A Blanchett fa eco poi l’attrice e regista Jennifer Siebel Newsom, il cui documentario, Miss Representation (gioco di parole col termine “misrepresentation”, rappresentazione falsata), presentato al Sundance nel 2011, esce proprio in questi giorni in Gran Bretagna. Il film, di cui sono protagoniste da Katie Couric a Nancy Pelosi, da Condoleezza Rice a Gloria Steinem, denuncia come la raffigurazione stereotipata e screditata delle donne al cinema e in tv sia corresponsabile delle minori posizioni di potere ottenute dalle donne, e finisca per incidere gravemente sulla loro vita: dalla disparità di retribuzione alla difficoltà di fare carriera dopo aver avuto un figlio, dai disturbi del comportamento alimentare al boom della chirurgia estetica. “La maggioranza dei fruitori di media sono donne”, osserva Siebel in un’intervista al Guardian. “E però negli USA le donne possiedono solo il 5,8% delle televisioni e il 6% delle radio, e solo il 5% delle posizioni di peso nei media sono appannaggio di donne. Nel cinema, in particolare, c’è un enorme scarto tra domanda e offerta.

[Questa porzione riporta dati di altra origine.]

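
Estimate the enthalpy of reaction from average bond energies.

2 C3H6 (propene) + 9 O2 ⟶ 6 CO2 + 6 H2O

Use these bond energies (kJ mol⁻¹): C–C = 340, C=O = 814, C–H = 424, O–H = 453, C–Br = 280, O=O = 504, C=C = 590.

Bonds broken (reactants):
  C–C: 2 × 340 = 680
  C–H: 12 × 424 = 5088
  C=C: 2 × 590 = 1180
  O=O: 9 × 504 = 4536
  Σ(broken) = 11484 kJ
Bonds formed (products):
  C=O: 12 × 814 = 9768
  O–H: 12 × 453 = 5436
  Σ(formed) = 15204 kJ
ΔH = Σ(broken) − Σ(formed) = 11484 − 15204 = −3720 kJ

ΔH ≈ −3720 kJ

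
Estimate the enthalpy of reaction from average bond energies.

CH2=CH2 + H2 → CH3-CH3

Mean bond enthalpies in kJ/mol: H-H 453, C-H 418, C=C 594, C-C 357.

ΔH ≈ −146 kJ

Bonds broken (reactants):
  C-H: 4 × 418 = 1672
  C=C: 1 × 594 = 594
  H-H: 1 × 453 = 453
  Σ(broken) = 2719 kJ
Bonds formed (products):
  C-C: 1 × 357 = 357
  C-H: 6 × 418 = 2508
  Σ(formed) = 2865 kJ
ΔH = Σ(broken) − Σ(formed) = 2719 − 2865 = −146 kJ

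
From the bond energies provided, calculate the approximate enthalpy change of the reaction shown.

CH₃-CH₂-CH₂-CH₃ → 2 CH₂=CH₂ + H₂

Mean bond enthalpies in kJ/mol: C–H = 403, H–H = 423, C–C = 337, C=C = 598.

ΔH ≈ +198 kJ

Bonds broken (reactants):
  C–C: 3 × 337 = 1011
  C–H: 10 × 403 = 4030
  Σ(broken) = 5041 kJ
Bonds formed (products):
  C–H: 8 × 403 = 3224
  C=C: 2 × 598 = 1196
  H–H: 1 × 423 = 423
  Σ(formed) = 4843 kJ
ΔH = Σ(broken) − Σ(formed) = 5041 − 4843 = +198 kJ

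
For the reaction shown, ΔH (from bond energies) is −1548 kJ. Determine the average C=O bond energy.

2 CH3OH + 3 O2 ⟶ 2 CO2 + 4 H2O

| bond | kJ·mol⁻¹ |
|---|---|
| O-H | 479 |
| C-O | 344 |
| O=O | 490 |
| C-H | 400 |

D(C=O) ≈ 808 kJ/mol

Let D be the C=O bond energy.
Σ(broken) = 6×400 + 2×344 + 2×479 + 3×490 = 5516
Σ(formed) = 4×D + 8×479 = 3832 + 4D
ΔH = Σ(broken) − Σ(formed) = (5516) − (3832 + 4D) = +1684 − 4D
Setting this equal to −1548 kJ gives 4D = 3232, so D = 808 kJ/mol.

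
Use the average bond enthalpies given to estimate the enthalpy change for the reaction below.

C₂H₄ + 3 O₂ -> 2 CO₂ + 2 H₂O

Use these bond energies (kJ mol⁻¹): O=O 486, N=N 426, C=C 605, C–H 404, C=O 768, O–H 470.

Bonds broken (reactants):
  C–H: 4 × 404 = 1616
  C=C: 1 × 605 = 605
  O=O: 3 × 486 = 1458
  Σ(broken) = 3679 kJ
Bonds formed (products):
  C=O: 4 × 768 = 3072
  O–H: 4 × 470 = 1880
  Σ(formed) = 4952 kJ
ΔH = Σ(broken) − Σ(formed) = 3679 − 4952 = −1273 kJ

ΔH ≈ −1273 kJ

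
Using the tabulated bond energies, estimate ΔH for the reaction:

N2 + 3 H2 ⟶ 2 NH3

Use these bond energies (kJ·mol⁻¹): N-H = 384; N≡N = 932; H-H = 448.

Bonds broken (reactants):
  H-H: 3 × 448 = 1344
  N≡N: 1 × 932 = 932
  Σ(broken) = 2276 kJ
Bonds formed (products):
  N-H: 6 × 384 = 2304
  Σ(formed) = 2304 kJ
ΔH = Σ(broken) − Σ(formed) = 2276 − 2304 = −28 kJ

ΔH ≈ −28 kJ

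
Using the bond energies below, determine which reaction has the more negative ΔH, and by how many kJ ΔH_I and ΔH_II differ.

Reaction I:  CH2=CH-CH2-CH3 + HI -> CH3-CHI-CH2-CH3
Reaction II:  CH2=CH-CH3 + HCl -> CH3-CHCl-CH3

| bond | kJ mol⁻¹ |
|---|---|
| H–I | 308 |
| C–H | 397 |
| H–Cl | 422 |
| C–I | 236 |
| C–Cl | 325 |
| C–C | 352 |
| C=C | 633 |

Reaction I:
  Bonds broken (reactants):
    C–C: 2 × 352 = 704
    C–H: 8 × 397 = 3176
    C=C: 1 × 633 = 633
    H–I: 1 × 308 = 308
    Σ(broken) = 4821 kJ
  Bonds formed (products):
    C–C: 3 × 352 = 1056
    C–H: 9 × 397 = 3573
    C–I: 1 × 236 = 236
    Σ(formed) = 4865 kJ
  ΔH_I = 4821 − 4865 = −44 kJ
Reaction II:
  Bonds broken (reactants):
    C–C: 1 × 352 = 352
    C–H: 6 × 397 = 2382
    C=C: 1 × 633 = 633
    H–Cl: 1 × 422 = 422
    Σ(broken) = 3789 kJ
  Bonds formed (products):
    C–C: 2 × 352 = 704
    C–Cl: 1 × 325 = 325
    C–H: 7 × 397 = 2779
    Σ(formed) = 3808 kJ
  ΔH_II = 3789 − 3808 = −19 kJ
ΔH_I − ΔH_II = −25 kJ, so reaction I has the more negative ΔH; |ΔH_I − ΔH_II| = 25 kJ.

Reaction I, by 25 kJ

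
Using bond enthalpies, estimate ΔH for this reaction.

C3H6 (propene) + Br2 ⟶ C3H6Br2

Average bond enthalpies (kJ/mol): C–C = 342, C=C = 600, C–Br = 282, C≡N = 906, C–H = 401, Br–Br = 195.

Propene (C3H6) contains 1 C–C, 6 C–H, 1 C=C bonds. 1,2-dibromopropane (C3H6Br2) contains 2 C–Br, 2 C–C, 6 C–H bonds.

Bonds broken (reactants):
  Br–Br: 1 × 195 = 195
  C–C: 1 × 342 = 342
  C–H: 6 × 401 = 2406
  C=C: 1 × 600 = 600
  Σ(broken) = 3543 kJ
Bonds formed (products):
  C–Br: 2 × 282 = 564
  C–C: 2 × 342 = 684
  C–H: 6 × 401 = 2406
  Σ(formed) = 3654 kJ
ΔH = Σ(broken) − Σ(formed) = 3543 − 3654 = −111 kJ

ΔH ≈ −111 kJ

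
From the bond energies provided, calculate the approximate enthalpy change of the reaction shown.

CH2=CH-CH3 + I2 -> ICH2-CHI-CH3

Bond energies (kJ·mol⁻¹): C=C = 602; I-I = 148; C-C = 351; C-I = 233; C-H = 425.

Bonds broken (reactants):
  C-C: 1 × 351 = 351
  C-H: 6 × 425 = 2550
  C=C: 1 × 602 = 602
  I-I: 1 × 148 = 148
  Σ(broken) = 3651 kJ
Bonds formed (products):
  C-C: 2 × 351 = 702
  C-H: 6 × 425 = 2550
  C-I: 2 × 233 = 466
  Σ(formed) = 3718 kJ
ΔH = Σ(broken) − Σ(formed) = 3651 − 3718 = −67 kJ

ΔH ≈ −67 kJ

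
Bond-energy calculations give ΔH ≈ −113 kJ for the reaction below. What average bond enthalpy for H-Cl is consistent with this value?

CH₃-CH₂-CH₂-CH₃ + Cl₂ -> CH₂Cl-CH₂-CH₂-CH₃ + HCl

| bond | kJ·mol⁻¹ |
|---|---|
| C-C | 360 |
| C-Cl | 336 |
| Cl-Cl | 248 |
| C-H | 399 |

D(H-Cl) ≈ 424 kJ/mol

Let D be the H-Cl bond energy.
Σ(broken) = 3×360 + 10×399 + 1×248 = 5318
Σ(formed) = 3×360 + 1×336 + 9×399 + 1×D = 5007 + D
ΔH = Σ(broken) − Σ(formed) = (5318) − (5007 + D) = +311 − D
Setting this equal to −113 kJ gives D = 424 kJ/mol.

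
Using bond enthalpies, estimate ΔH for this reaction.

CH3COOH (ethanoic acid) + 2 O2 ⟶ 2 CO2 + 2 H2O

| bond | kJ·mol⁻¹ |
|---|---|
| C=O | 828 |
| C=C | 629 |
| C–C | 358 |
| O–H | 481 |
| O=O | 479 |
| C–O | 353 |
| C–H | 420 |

Bonds broken (reactants):
  C–C: 1 × 358 = 358
  C–H: 3 × 420 = 1260
  C–O: 1 × 353 = 353
  C=O: 1 × 828 = 828
  O–H: 1 × 481 = 481
  O=O: 2 × 479 = 958
  Σ(broken) = 4238 kJ
Bonds formed (products):
  C=O: 4 × 828 = 3312
  O–H: 4 × 481 = 1924
  Σ(formed) = 5236 kJ
ΔH = Σ(broken) − Σ(formed) = 4238 − 5236 = −998 kJ

ΔH ≈ −998 kJ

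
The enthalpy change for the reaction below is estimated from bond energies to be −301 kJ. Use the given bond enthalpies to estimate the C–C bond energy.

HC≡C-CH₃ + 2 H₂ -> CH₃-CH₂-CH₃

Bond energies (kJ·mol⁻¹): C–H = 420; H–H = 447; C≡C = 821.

Let D be the C–C bond energy.
Σ(broken) = 1×821 + 1×D + 4×420 + 2×447 = 3395 + D
Σ(formed) = 2×D + 8×420 = 3360 + 2D
ΔH = Σ(broken) − Σ(formed) = (3395 + D) − (3360 + 2D) = +35 − D
Setting this equal to −301 kJ gives D = 336 kJ/mol.

D(C–C) ≈ 336 kJ/mol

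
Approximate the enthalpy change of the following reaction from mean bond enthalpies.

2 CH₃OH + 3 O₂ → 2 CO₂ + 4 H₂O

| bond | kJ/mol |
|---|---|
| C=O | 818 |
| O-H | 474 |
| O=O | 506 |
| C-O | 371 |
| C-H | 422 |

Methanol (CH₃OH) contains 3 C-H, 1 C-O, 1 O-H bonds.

Bonds broken (reactants):
  C-H: 6 × 422 = 2532
  C-O: 2 × 371 = 742
  O-H: 2 × 474 = 948
  O=O: 3 × 506 = 1518
  Σ(broken) = 5740 kJ
Bonds formed (products):
  C=O: 4 × 818 = 3272
  O-H: 8 × 474 = 3792
  Σ(formed) = 7064 kJ
ΔH = Σ(broken) − Σ(formed) = 5740 − 7064 = −1324 kJ

ΔH ≈ −1324 kJ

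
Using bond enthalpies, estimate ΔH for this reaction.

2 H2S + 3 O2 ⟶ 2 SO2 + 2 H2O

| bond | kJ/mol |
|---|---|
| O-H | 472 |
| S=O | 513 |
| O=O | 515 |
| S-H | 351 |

ΔH ≈ −991 kJ

Bonds broken (reactants):
  O=O: 3 × 515 = 1545
  S-H: 4 × 351 = 1404
  Σ(broken) = 2949 kJ
Bonds formed (products):
  O-H: 4 × 472 = 1888
  S=O: 4 × 513 = 2052
  Σ(formed) = 3940 kJ
ΔH = Σ(broken) − Σ(formed) = 2949 − 3940 = −991 kJ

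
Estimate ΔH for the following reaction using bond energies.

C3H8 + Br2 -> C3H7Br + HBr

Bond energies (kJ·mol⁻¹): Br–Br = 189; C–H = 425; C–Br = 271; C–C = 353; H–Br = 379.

ΔH ≈ −36 kJ

Bonds broken (reactants):
  Br–Br: 1 × 189 = 189
  C–C: 2 × 353 = 706
  C–H: 8 × 425 = 3400
  Σ(broken) = 4295 kJ
Bonds formed (products):
  C–Br: 1 × 271 = 271
  C–C: 2 × 353 = 706
  C–H: 7 × 425 = 2975
  H–Br: 1 × 379 = 379
  Σ(formed) = 4331 kJ
ΔH = Σ(broken) − Σ(formed) = 4295 − 4331 = −36 kJ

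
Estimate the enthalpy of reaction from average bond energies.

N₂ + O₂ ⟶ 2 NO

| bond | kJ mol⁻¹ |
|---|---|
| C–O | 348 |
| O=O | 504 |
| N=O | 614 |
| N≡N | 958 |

Bonds broken (reactants):
  N≡N: 1 × 958 = 958
  O=O: 1 × 504 = 504
  Σ(broken) = 1462 kJ
Bonds formed (products):
  N=O: 2 × 614 = 1228
  Σ(formed) = 1228 kJ
ΔH = Σ(broken) − Σ(formed) = 1462 − 1228 = +234 kJ

ΔH ≈ +234 kJ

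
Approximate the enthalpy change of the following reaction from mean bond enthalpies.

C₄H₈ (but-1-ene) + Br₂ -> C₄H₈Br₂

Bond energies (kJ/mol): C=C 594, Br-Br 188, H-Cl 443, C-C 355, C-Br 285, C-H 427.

ΔH ≈ −143 kJ

Bonds broken (reactants):
  Br-Br: 1 × 188 = 188
  C-C: 2 × 355 = 710
  C-H: 8 × 427 = 3416
  C=C: 1 × 594 = 594
  Σ(broken) = 4908 kJ
Bonds formed (products):
  C-Br: 2 × 285 = 570
  C-C: 3 × 355 = 1065
  C-H: 8 × 427 = 3416
  Σ(formed) = 5051 kJ
ΔH = Σ(broken) − Σ(formed) = 4908 − 5051 = −143 kJ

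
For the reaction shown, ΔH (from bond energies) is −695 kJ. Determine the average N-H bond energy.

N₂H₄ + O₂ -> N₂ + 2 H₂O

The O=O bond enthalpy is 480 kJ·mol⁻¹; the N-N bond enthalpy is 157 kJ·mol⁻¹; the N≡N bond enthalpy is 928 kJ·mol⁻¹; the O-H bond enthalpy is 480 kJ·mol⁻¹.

D(N-H) ≈ 379 kJ/mol

Let D be the N-H bond energy.
Σ(broken) = 4×D + 1×157 + 1×480 = 637 + 4D
Σ(formed) = 1×928 + 4×480 = 2848
ΔH = Σ(broken) − Σ(formed) = (637 + 4D) − (2848) = −2211 + 4D
Setting this equal to −695 kJ gives 4D = 1516, so D = 379 kJ/mol.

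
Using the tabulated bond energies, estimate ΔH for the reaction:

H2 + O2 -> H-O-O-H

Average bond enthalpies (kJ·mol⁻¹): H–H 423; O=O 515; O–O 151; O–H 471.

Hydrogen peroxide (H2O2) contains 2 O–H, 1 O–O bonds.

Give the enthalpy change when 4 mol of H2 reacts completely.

ΔH = −620 kJ

Bonds broken (reactants):
  H–H: 1 × 423 = 423
  O=O: 1 × 515 = 515
  Σ(broken) = 938 kJ
Bonds formed (products):
  O–H: 2 × 471 = 942
  O–O: 1 × 151 = 151
  Σ(formed) = 1093 kJ
ΔH = Σ(broken) − Σ(formed) = 938 − 1093 = −155 kJ
For 4× the reaction as written: 4 × (−155) = −620 kJ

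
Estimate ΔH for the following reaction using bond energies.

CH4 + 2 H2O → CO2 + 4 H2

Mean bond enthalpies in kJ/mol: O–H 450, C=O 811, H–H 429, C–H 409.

Bonds broken (reactants):
  C–H: 4 × 409 = 1636
  O–H: 4 × 450 = 1800
  Σ(broken) = 3436 kJ
Bonds formed (products):
  C=O: 2 × 811 = 1622
  H–H: 4 × 429 = 1716
  Σ(formed) = 3338 kJ
ΔH = Σ(broken) − Σ(formed) = 3436 − 3338 = +98 kJ

ΔH ≈ +98 kJ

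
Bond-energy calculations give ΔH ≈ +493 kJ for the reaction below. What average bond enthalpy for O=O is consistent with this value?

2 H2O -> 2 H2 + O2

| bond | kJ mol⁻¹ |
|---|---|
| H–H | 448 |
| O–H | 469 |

Let D be the O=O bond energy.
Σ(broken) = 4×469 = 1876
Σ(formed) = 2×448 + 1×D = 896 + D
ΔH = Σ(broken) − Σ(formed) = (1876) − (896 + D) = +980 − D
Setting this equal to +493 kJ gives D = 487 kJ/mol.

D(O=O) ≈ 487 kJ/mol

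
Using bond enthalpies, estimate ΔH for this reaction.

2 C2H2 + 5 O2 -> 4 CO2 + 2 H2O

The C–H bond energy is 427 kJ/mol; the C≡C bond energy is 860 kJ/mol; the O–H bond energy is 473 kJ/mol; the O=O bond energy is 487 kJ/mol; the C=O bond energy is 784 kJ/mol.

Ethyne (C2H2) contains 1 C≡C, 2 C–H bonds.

Bonds broken (reactants):
  C≡C: 2 × 860 = 1720
  C–H: 4 × 427 = 1708
  O=O: 5 × 487 = 2435
  Σ(broken) = 5863 kJ
Bonds formed (products):
  C=O: 8 × 784 = 6272
  O–H: 4 × 473 = 1892
  Σ(formed) = 8164 kJ
ΔH = Σ(broken) − Σ(formed) = 5863 − 8164 = −2301 kJ

ΔH ≈ −2301 kJ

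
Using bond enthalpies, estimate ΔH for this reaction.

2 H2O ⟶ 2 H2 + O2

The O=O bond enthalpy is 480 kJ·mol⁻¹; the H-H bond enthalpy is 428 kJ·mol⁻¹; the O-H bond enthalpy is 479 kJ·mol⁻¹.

ΔH ≈ +580 kJ

Bonds broken (reactants):
  O-H: 4 × 479 = 1916
  Σ(broken) = 1916 kJ
Bonds formed (products):
  H-H: 2 × 428 = 856
  O=O: 1 × 480 = 480
  Σ(formed) = 1336 kJ
ΔH = Σ(broken) − Σ(formed) = 1916 − 1336 = +580 kJ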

Metà degli spettatori sono donne, come è donna il 51% della popolazione mondiale, ma solo il 15% dei protagonisti dei film lo è. Addirittura, dei primi 100 film per incasso nel 2012, solo il 28,4% di personaggi parlanti (quelli cioè che pronunciano anche solo una parola) era donna. E a differenza degli uomini, si tratta spesso di adolescenti o di bambine. Di più: solo il 6% di questi film rispondeva ai criteri di uguaglianza di genere”. Per non parlare dei ruoli tecnici, dove le donne anziché aumentare diminuiscono. Dal 1977 a oggi, delle 216 pellicole candidate all’Oscar per il Miglior Film, solo 12 sono statedirette da donne. E solo una donna, Kathryn Bigelow, ha portato a casa la statuetta di Best Director. Pregiudizi che vengono poi replicati nell’acquisto dei film dalla tv. Su Primafila di Sky, per dirne una, quasi tutti i titoli sono d’azione, seguiti dalle commedie caciarone destinate a un pubblico prevalentemente maschile. Se vogliamo vedere un film che parli di noi, insomma, non abbiamo molta scelta. “Eppure”, osserva Siebel, “le platee diGravity e Hunger Games 2 dimostrano che è una sonora stupidaggine pensare che gli uomini non andrebbero a vedere film con protagoniste donne in ruoli non cliché”.
Insomma, mentre Hollywood si affanna a cercare il prossimo George Clooney o il prossimo Brad Pitt – della cui difficoltà si lamentava proprio Variety qualche giorno fa -, farebbe meglio ad approfittare delle star che ha già a disposizione: le donne.